Le non-regard des Autres


Durée de lecture : moins de 2mn

Installé à la terrasse du « Bar des Sports », je profite de la douceur de la matinée.
Ici, le temps s’écoule tranquillement. La pleine saison est terminée depuis longtemps.
Les plaisanciers, en tout cas la plupart, ont laissé leur passion solidement accrochée à leur anneau. Aujourd’hui, seuls une école de voile et le ferry sont de sortie. 
À mon grand étonnement, après les excès de l’été, la mer n’est pas rancunière. Elle garde pour elle ses blessures et nous offre à nouveau une eau transparente.
Non loin de moi, la petite locomotive du vendeur de marrons est déjà installée. Son propriétaire n’est pas encore aux commandes. Mais ce soir, lorsque les rayons du soleil auront faibli, il y a fort à parier que, tout comme ses collègues vendeurs de crêpes et de gaufres, il ne chômera pas.
Quelques artistes-peintres ont monté leur stand. Les styles diffèrent, mais le plus souvent, on y retrouve fort à propos, le port, la mer et les bateaux. Chapeau sur la tête et livre en mains, ils sont décidés à attendre plusieurs heures que des curieux jettent un oeil sur leurs toiles, ou tout au moins, lient conversation.

Les bords du quai principal sont peuplés d’une petite foule bigarrée. Les profils des badauds sont hétéroclites.
Il y a ceux qui se dirigent résolument vers le marché, et puis ceux, plus matinaux, qui en reviennent les sacs chargés de diverses victuailles et de légumes de saisons aux couleurs acidulées. Il y a les promeneurs qui s’attardent devant les petites cabanes, où les pêcheurs du coin exposent les fruits de leur sortie quotidienne sur des lits de glace pilée. Il y a ceux qui se faufilent adroitement pour ne pas perdre la fluidité indispensable à la poursuite de leur parcours sportif préféré. Ils pensent déjà au chemin des douaniers qu’il va falloir grimper. Il y a de jeunes enfants qui tiennent sagement la main de l’un de leurs parents, ou qui les suivent en trottinette. Il y a les locaux, les habitués et aussi quelques touristes. Il y a … Il y a là, tous les âges, toutes les classes sociales.
Et bien sûr, il y a aussi des petits et des gros chiens qui font leur première promenade de la journée. Ils se reniflent et font connaissance. Aucune agressivité, aucun aboiement. À croire que la décontraction ambiante les a aussi gagnés.
C’est un coin du monde où règne la paix et la liberté.
On pourrait même croire que chacun à laisser temporairement de côté ses soucis.
Nous sommes bien loin des atrocités du monde, relayées ou oubliées par les journaux d’information continue.

Malgré leurs différences, les gens échangent.

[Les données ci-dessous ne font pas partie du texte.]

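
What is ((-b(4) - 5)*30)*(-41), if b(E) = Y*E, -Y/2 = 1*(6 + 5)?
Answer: -102090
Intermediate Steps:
Y = -22 (Y = -2*(6 + 5) = -2*11 = -22)
b(E) = -22*E
((-b(4) - 5)*30)*(-41) = ((-(-22)*4 - 5)*30)*(-41) = ((-1*(-88) - 5)*30)*(-41) = ((88 - 5)*30)*(-41) = (83*30)*(-41) = 2490*(-41) = -102090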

Ils se parlent. Ici, c’est une demande de renseignements, là, un échange autour des noms des « pointus » bariolés », là encore, ce sont quelques mots à propos d’un jeune chien frétillant. Et puis, … Et puis on ose aussi des regards complices à propos de tout et de rien.

Mon regard vagabond accroche tout à coup la silhouette d’un petit bout de femme d’environ 70 ans, et celle d’un homme qui, je l’imagine, est son mari.
Bien que l’on ne soit que samedi, ils sont tout endimanchés.
Jupe droite mi- longue blanche, chemisier à l’imprimé fleuri, elle a enfilé un cardigan rouge vermillon. Droite comme un « i », elle est maquillée juste ce qu’il faut pour paraître plus rayonnante que ce qu’elle devait être au réveil. Lui, élégamment vêtu d’un costume bleu marine, un foulard impeccablement noué autour du cou, porte une casquette vissée sur la tête. On ne peut deviner aucune expression sur son visage, tant il est incliné sur sa poitrine.
Elle ne lui tient pas la main. Elle est agrippée aux poignées du fauteuil roulant qu’elle pousse avec une infinie précaution.
Il n’esquisse aucun geste. Oh, il n’est pas mort. Il n’est tout simplement plus là !

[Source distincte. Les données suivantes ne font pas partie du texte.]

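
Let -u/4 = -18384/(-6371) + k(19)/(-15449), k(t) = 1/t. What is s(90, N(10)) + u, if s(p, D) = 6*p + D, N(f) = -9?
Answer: 971430596399/1870086001 ≈ 519.46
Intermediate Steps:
s(p, D) = D + 6*p
u = -21585070132/1870086001 (u = -4*(-18384/(-6371) + 1/(19*(-15449))) = -4*(-18384*(-1/6371) + (1/19)*(-1/15449)) = -4*(18384/6371 - 1/293531) = -4*5396267533/1870086001 = -21585070132/1870086001 ≈ -11.542)
s(90, N(10)) + u = (-9 + 6*90) - 21585070132/1870086001 = (-9 + 540) - 21585070132/1870086001 = 531 - 21585070132/1870086001 = 971430596399/1870086001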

Ils semblent tous deux hors champ de la scène qui se joue sous mes yeux. Ils m’apparaissent dans une bulle entourée d’un halo luminescent de solitude, qui les fait évoluer au cœur d’un autre espace temps.
Pourtant, ils se promènent au beau milieu du port, profitant comme nous tous de la douceur de la matinée. Tout le monde les a vus. Mais personne n’ose vraiment poser les yeux sur eux. Aucun sourire ne leur est adressé.
C’est bien ça ! Tout le monde les a vus, mais personne ne les regarde.
Oh non, ce n’est pas de l’indifférence… C’est une sorte de cocktail étrange. Une grosse dose de gêne, une bonne rasade de peur, et un trait de fausse ou de vraie pudeur.
Mais au bout du compte, pour cette femme, le résultat est le même. Autour d’elle, on se comporte comme si, l’un et l’autre, n’existaient pas.
Au début, c’était elle qui se sentait mal à l’aise. Elle se croyait réduite à une ombre. Mais, au fil du temps, elle a appris à s’accommoder du non-regard des autres. Elle ne s’est pas endurcie. Elle n’en est pas devenue aigrie. Tout au contraire, elle a accru la force qu’elle possédait au fond d’elle-même.
… Et puis, pour rien au monde, elle aurait renoncé au rituel de leur promenade hebdomadaire.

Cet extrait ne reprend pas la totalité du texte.